Summary: MLK’s last book. It is frequently quoted, but I wonder how much it is read.
It is probably trite to comment about how Martin Luther King Jr is commonly sanitized and made safe. Books like Radical King were designed to break him out of the confines of his dream. Books like Bonhoeffer and King: Their Legacies and Import for Christian Social Thought are trying to make King useful for our current time by looking at him more holistically and comparing him to Bonhoeffer and others to make him more intelligible. But it is still helpful to read King directly.
The Radical King reprinted a whole chapter from Where Do We Go From Here, which I had previously read. And there is an enormous number of quotes here that are commonly shared. But there is much here that also is not widely shared. King had a unique vision. He was anti-war, radically anti-violence, for massive social changes, not just around race, economics, and social cohesion. His radicalness was not despite his faith and prior experience but because of it. He became more radical not because of his earlier successes but because of what many perceived as a massive success he saw as scratching the surface.

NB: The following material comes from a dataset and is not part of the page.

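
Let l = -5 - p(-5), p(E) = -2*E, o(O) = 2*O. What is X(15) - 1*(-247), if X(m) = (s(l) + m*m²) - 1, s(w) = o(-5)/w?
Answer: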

It is not that the Birmingham bus boycott, the Selma marches, or the March on Washington were unimportant; those brought about the ability for people to have integrated transportation, voting rights, and national attention on segregation. But they did not end the cultural belief in the superiority of white skin and culture. They did not solve the problems of massive poverty and inequality. They did not address the issues of empire and colonialism.